The Minister of Transport, Clément Beaune, specified on Tuesday that 10 to 15 urban train projects are envisaged, for a total cost estimated at 10 billion euros. The share of financing entrusted to local authorities is debated.
The “metropolitan RER” project is coming to fruition. The State will contribute 700 million euros to the development of these rail networks, Emmanuel Macron announced on Monday September 25, following an Ecological Planning Council at the Élysée. “We have selected 13 projects. (…) We are committing today 700 million euros from the State to [les] to accompany”, he said. In reality, between 10 and 15 transport networks should benefit from this envelope, said the Minister of Transport, Clément Beaune, on Tuesday on France Inter. Already put on the table by the Head of State last November, the idea of ”metropolitan RER” is to take advantage of the railway stars surrounding large French cities to run more trains there. Franceinfo looks at the challenges and financing of these projects.
1What are the objectives of the “metropolitan RER”?
Relaunched in November by Emmanuel Macron, in a video on ecology posted on YouTube, the already long-standing “metropolitan RER” project is that of regional trains running every half hour, or even every quarter of an hour during peak hours. , to serve the surrounding areas of large cities. These RERs must both satisfy the mobility needs of the population and contribute to reducing greenhouse gas emissions. “This will also make it possible to launch projects for our rail industry and the jobs that go with it”also promised the head of state on Monday.
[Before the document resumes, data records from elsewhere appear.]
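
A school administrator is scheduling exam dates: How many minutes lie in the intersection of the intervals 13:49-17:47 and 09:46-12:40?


Interval A: [829, 1067] minutes from midnight
Interval B: [586, 760] minutes from midnight
Overlap start = max(829, 586) = 829
Overlap end = min(1067, 760) = 760
End <= start, so the intervals do not overlap: 0 minutes

0


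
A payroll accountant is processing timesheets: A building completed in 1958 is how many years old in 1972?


Birth year: 1958
Current year: 1972
Age = current year - birth year
Age = 1972 - 1958 = 14

14


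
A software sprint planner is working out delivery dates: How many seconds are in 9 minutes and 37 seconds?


Minutes: 9
Seconds: 37
Convert minutes to seconds: 9 x 60 = 540
Add remaining seconds: 540 + 37 = 577

577


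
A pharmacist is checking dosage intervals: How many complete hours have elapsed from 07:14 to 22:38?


Start: 07:14
End: 22:38
Hour difference: 22 - 7 = 15 hours
Minute difference: 38 - 14 = 24 minutes
Total minutes: 924
Complete hours: 924 / 60 = 15 (remainder 24)

15


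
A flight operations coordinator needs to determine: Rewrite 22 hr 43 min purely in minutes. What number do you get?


Hours: 22
Extra minutes: 43
Minutes per hour: 60
Hours to minutes: 22 x 60 = 1320
Total: 1320 + 43 = 1363

1363


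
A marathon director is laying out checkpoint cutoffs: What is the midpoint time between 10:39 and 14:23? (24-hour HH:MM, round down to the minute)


Start time: 10:39 = 639 minutes from midnight
End time: 14:23 = 863 minutes from midnight
Sum: 639 + 863 = 1502
Midpoint: 1502 / 2 = 751 minutes
Convert: 751 / 60 = 12 hours, 31 minutes
Result: 12:31

12:31


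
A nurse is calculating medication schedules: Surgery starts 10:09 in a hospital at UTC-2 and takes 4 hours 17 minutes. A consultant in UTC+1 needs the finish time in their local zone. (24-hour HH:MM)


Start: 10:09 in UTC-2
Step 1 - add duration:
  minutes: 9 + 17 = 26
  hours: 10 + 4 + 0 = 14
  end in UTC-2: 14:26
Step 2 - convert UTC-2 -> UTC+1:
  offset difference: 1 - (-2) = 3 hours
  14 + (3) = 17 -> mod 24 = 17
Result: 17:26 in UTC+1

17:26


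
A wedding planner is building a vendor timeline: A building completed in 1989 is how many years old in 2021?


Birth year: 1989
Current year: 2021
Age = current year - birth year
Age = 2021 - 1989 = 32

32


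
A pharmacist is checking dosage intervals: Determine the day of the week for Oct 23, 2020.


Date: 2020-10-23
January 1, 2020 is a Wednesday
Day of year: 297
Offset from Jan 1: 296 days
296 mod 7 = 2
Result: Friday

Friday


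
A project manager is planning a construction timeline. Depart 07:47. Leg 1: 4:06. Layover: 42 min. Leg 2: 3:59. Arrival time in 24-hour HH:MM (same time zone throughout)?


Depart: 07:47
Leg 1: +246 min -> 11:53
Layover: +42 min -> 12:35
Leg 2: +239 min -> 16:34
Total travel: 527 minutes = 8h 47m
Arrival: 16:34

16:34


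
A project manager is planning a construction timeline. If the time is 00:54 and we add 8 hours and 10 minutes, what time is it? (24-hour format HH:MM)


Start time: 00:54
Adding: 8 hours 10 minutes
Minutes: 54 + 10 = 64
Minute overflow: 64 >= 60, so carry 1 hour, minutes = 4
Hours: 0 + 8 + 1 = 9
Result: 09:04

09:04


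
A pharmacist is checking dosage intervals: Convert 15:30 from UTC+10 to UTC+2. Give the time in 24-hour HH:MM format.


Local time: 15:30 at UTC+10 (offset 10h)
Target zone: UTC+2 (offset 2h)
Difference: 2 - (10) = -8 hours
Calculation: 15 + (-8) = 7
Result: 07:30

07:30


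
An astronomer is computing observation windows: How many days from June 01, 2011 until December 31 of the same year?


Start: June 01, 2011
End: December 31, 2011
Days left in June: 29
July: 31
August: 31
September: 30
October: 31
... plus remaining months
Sum of remaining months: 184
Total: 29 + 184 = 213

213


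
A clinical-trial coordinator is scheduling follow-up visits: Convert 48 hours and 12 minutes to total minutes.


Hours: 48
Extra minutes: 12
Minutes per hour: 60
Hours to minutes: 48 x 60 = 2880
Total: 2880 + 12 = 2892

2892


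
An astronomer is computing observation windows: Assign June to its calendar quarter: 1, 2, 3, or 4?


Month: June (month 6)
Q1: January-March (months 1-3)
Q2: April-June (months 4-6)
Q3: July-September (months 7-9)
Q4: October-December (months 10-12)
Month 6 falls in Q2

2


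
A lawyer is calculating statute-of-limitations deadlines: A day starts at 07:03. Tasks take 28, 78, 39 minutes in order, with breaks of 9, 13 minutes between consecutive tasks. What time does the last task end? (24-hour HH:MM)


Start: 07:03 = 423 min from midnight
  after task 1 (28 min): 07:31
  after break (9 min): 07:40
  after task 2 (78 min): 08:58
  after break (13 min): 09:11
  after task 3 (39 min): 09:50
Total elapsed: 167 minutes
End time: 09:50

09:50


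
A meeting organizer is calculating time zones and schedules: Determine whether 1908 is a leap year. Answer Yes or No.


Year: 1908
Divisible by 4? 1908 / 4 = 477.0 -> Yes
Divisible by 100? 1908 / 100 = 19.08 -> No
Divisible by 4 but not 100, so it IS a leap year

Yes


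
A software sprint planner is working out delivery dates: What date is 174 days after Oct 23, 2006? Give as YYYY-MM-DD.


Start: 2006-10-23
Adding 174 days
Days remaining in October: 8
After October: 166 days still to add
November 2006: 30 days, 136 remaining
December 2006: 31 days, 105 remaining
January 2007: 31 days, 74 remaining
February 2007: 28 days, 46 remaining
Result: 2007-04-15

2007-04-15


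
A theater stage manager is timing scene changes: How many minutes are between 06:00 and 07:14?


Start time: 06:00 = 360 minutes from midnight
End time: 07:14 = 434 minutes from midnight
Difference: 434 - 360 = 74 minutes
That is 1 hours and 14 minutes

74


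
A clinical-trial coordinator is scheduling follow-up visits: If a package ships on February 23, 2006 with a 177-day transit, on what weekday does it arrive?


Start: 2006-02-23 (Thursday)
Step 1 - find target date: add 177 days
  2006-02-23 + 177 days = 2006-08-19
Step 2 - day of week:
  177 mod 7 = 2
  Thursday + 2 days -> Saturday
Result: Saturday (2006-08-19)

Saturday


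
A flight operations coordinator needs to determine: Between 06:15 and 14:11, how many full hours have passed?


Start: 06:15
End: 14:11
Hour difference: 14 - 6 = 8 hours
Minute difference: 11 - 15 = -4 minutes
Total minutes: 476
Complete hours: 476 / 60 = 7 (remainder 56)

7


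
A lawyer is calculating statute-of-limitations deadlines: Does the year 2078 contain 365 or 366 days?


Year: 2078
Check leap year rules:
Divisible by 4? No
2078 is not a leap year
Days: 365

365


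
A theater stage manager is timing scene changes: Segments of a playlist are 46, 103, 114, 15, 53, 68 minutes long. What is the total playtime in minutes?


Durations: 46, 103, 114, 15, 53, 68
Running sum: 46
+ 103 = 149
+ 114 = 263
+ 15 = 278
+ 53 = 331
+ 68 = 399
Total duration: 399 minutes
That is 6 hours and 39 minutes

399


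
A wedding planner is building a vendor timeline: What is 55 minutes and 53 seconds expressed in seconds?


Minutes: 55
Extra seconds: 53
Seconds per minute: 60
Minutes to seconds: 55 x 60 = 3300
Total: 3300 + 53 = 3353

3353


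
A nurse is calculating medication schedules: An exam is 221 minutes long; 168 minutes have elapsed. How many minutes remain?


Total budget: 221 minutes
Time used: 168 minutes
Remaining: 221 - 168 = 53 minutes
Percent used: 76.0%
Percent remaining: 24.0%

53


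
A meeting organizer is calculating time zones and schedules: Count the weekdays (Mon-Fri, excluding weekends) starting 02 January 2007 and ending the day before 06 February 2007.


Start: 2007-01-02 (Tuesday)
End (exclusive): 2007-02-06 (Tuesday)
Total calendar days: 35
Full weeks: 35 // 7 = 5 -> 25 weekdays
Remaining 0 days starting on Tuesday:
Total business days: 25 + 0 = 25

25


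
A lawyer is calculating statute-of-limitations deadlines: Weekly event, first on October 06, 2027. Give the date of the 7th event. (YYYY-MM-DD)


First occurrence: 2027-10-06 (occurrence 1)
Each occurrence is 7 days after the previous.
Occurrence 7 is 6 weeks after the first.
6 weeks = 42 days
2027-10-06 + 42 days = 2027-11-17

2027-11-17


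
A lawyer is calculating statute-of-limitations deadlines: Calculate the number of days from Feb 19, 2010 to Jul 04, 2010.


Start date: 2010-02-19
End date: 2010-07-04
Feb 2010: +10 days
Mar 2010: +31 days
Apr 2010: +30 days
... (3 more months)
Total: 135 days

135


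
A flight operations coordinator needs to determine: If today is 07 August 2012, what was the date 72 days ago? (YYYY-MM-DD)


Start: 2012-08-07
Subtracting 72 days
Days already passed in August: 7
After going back through August: 65 more days to subtract
July 2012: 31 days, 34 remaining
June 2012: 30 days, 4 remaining
May 2012 has 31 days, need 4
Result: 2012-05-27

2012-05-27


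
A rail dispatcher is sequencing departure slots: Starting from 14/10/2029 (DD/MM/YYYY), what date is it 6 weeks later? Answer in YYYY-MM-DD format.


Start: 2029-10-14
Weeks to add: 6
Convert to days: 6 x 7 = 42 days
Add 42 days to 2029-10-14
Result: 2029-11-25

2029-11-25


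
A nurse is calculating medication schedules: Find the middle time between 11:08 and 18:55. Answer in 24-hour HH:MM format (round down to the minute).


Start time: 11:08 = 668 minutes from midnight
End time: 18:55 = 1135 minutes from midnight
Sum: 668 + 1135 = 1803
Midpoint: 1803 / 2 = 901 minutes
Convert: 901 / 60 = 15 hours, 1 minutes
Result: 15:01

15:01


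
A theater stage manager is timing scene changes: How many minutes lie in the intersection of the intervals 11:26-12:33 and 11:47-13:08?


Interval A: [686, 753] minutes from midnight
Interval B: [707, 788] minutes from midnight
Overlap start = max(686, 707) = 707
Overlap end = min(753, 788) = 753
Overlap = 753 - 707 = 46 minutes

46


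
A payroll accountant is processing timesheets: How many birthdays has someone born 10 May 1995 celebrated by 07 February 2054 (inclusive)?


Birth: 1995-05-10
Reference: 2054-02-07
Year difference: 2054 - 1995 = 59
Has birthday (05-10) occurred by 02-07? No
Birthday not yet reached this year -> subtract 1
Age in full years: 58

58


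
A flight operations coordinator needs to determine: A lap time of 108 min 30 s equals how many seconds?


Minutes: 108
Seconds: 30
Convert minutes to seconds: 108 x 60 = 6480
Add remaining seconds: 6480 + 30 = 6510

6510


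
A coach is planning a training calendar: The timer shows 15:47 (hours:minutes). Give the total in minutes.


Hours: 15
Minutes: 47
Convert hours to minutes: 15 x 60 = 900
Add remaining minutes: 900 + 47 = 947

947


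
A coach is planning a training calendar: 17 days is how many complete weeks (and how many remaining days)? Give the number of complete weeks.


Total days: 17
Days per week: 7
Division: 17 / 7 = 2 remainder 3
Complete weeks: 2
Remaining days: 3

2


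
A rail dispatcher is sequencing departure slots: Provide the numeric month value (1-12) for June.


Calendar month order:
5. May
6. June <--
7. July
June is month number 6

6


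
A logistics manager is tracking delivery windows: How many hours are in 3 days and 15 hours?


Days: 3
Extra hours: 15
Hours per day: 24
Days to hours: 3 x 24 = 72
Total: 72 + 15 = 87

87


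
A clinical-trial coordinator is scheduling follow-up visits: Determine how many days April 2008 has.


Month: April
Year: 2008
April is a 30-day month
Total: 30 days

30


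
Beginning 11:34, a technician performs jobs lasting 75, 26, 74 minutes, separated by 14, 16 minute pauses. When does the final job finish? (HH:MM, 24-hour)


Start: 11:34 = 694 min from midnight
  after task 1 (75 min): 12:49
  after break (14 min): 13:03
  after task 2 (26 min): 13:29
  after break (16 min): 13:45
  after task 3 (74 min): 14:59
Total elapsed: 205 minutes
End time: 14:59

14:59


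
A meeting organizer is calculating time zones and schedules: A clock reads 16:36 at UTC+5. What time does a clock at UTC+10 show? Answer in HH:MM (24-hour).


Local time: 16:36 at UTC+5 (offset 5h)
Target zone: UTC+10 (offset 10h)
Difference: 10 - (5) = 5 hours
Calculation: 16 + (5) = 21
Result: 21:36

21:36


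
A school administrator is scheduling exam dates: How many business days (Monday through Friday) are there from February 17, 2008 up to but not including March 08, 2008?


Start: 2008-02-17 (Sunday)
End (exclusive): 2008-03-08 (Saturday)
Total calendar days: 20
Full weeks: 20 // 7 = 2 -> 10 weekdays
Remaining 6 days starting on Sunday:
  Sun(-), Mon(w), Tue(w), Wed(w), Thu(w), Fri(w) -> 5 weekdays
Total business days: 10 + 5 = 15

15


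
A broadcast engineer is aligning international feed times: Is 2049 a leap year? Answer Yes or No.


Year: 2049
Divisible by 4? 2049 / 4 = 512.25 -> No
Not divisible by 4, so NOT a leap year

No


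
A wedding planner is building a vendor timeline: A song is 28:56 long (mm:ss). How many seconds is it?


Minutes: 28
Extra seconds: 56
Seconds per minute: 60
Minutes to seconds: 28 x 60 = 1680
Total: 1680 + 56 = 1736

1736


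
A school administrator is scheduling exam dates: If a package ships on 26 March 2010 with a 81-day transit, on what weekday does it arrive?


Start: 2010-03-26 (Friday)
Step 1 - find target date: add 81 days
  2010-03-26 + 81 days = 2010-06-15
Step 2 - day of week:
  81 mod 7 = 4
  Friday + 4 days -> Tuesday
Result: Tuesday (2010-06-15)

Tuesday


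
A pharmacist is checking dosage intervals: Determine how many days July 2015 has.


Month: July
Year: 2015
July is a 31-day month
Total: 31 days

31


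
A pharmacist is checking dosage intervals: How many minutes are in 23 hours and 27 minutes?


Hours: 23
Minutes: 27
Convert hours to minutes: 23 x 60 = 1380
Add remaining minutes: 1380 + 27 = 1407

1407


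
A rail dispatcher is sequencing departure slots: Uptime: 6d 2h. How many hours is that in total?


Days: 6
Extra hours: 2
Hours per day: 24
Days to hours: 6 x 24 = 144
Total: 144 + 2 = 146

146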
These projects take as a model the RER developed in the Paris region under the leadership of Charles de Gaulle, which expanded in the 1960s. Today, the RER A is the most used railway line in Europe, “with regular attendance peaks of more than 1.3 million travelers per day”according to Ile-de-France Mobilités.
2Which cities are affected?
The Head of State put forward the figure of 13 “metropolitan RERs”, more than the ten projects envisaged in November. In June, the National Assembly adopted at first reading a text broadening the missions of the Société du Grand Paris, renamed Société des Grands Projets, to put the promise of RER on track in at least ten large cities. This text legally organizes the deployment of “metropolitan regional express services” (SREM), the official name of “metropolitan RERs”.
On France Inter Tuesday morning, Clément Beaune clarified that “if the president spoke of 13 projects”, a range of 10 to 15 “metropolitan RER” is in reality envisaged. No official list has yet been communicated, but the Minister of Transport stressed that “projects [sont] very advanced in Toulouse, Lille, Lyon and Rennes”. The “metropolitan RER” label has, in fact, been attached to projects, some of which have already been planned and launched for a long time.
The Strasbourg metropolis launched the development of this expanded network last December. It promises 800 additional trains per week and “a high and continuous frequency throughout the day”. In France, according to the SNCF Réseau website, “around fifteen projects” that could correspond to the idea of ”metropolitan RER” are currently being developed, “at more or less advanced stages”. The railway company cites the example of the Léman Express, which “has been circulating since 2019 (…) between Annemasse (Haute-Savoie) and Geneva”on the French-Swiss border.
3What funding is planned?
“There will be a first phase of investments” with “between 700 and 800 million euros” of State “to help metropolises and regions launch projects”, detailed Clément Beaune. In June, Prime Minister Elisabeth Borne mentioned “a seed envelope of 800 million euros”. “Obviously, then, we will continue this support from the State”, assured Clément Beaune. To carry out between 10 and 15 projects, “we need around 10 billion euros”, he estimated. These vast works “will give rise to planning” and funding within the framework of “State-region plan contracts” which will be signed in October, Emmanuel Macron explained on Monday.
It must be said that the deployment of a “metropolitan RER” mobilizes substantial sums. In Strasbourg, for example, it has already cost 700 million euros, and will require 600 million additional investments over the next five years. The distribution of this cost between the State and local authorities is a concern that deputies raised during the debates in the Assembly in June: “The tax base of our regions is not the same as [celle de] France’s Island”, had thus underlined the socialist Gérard Leseul. He had proposed, without success, to force the government to submit a report “on the project financing model” and the distribution of efforts between the actors.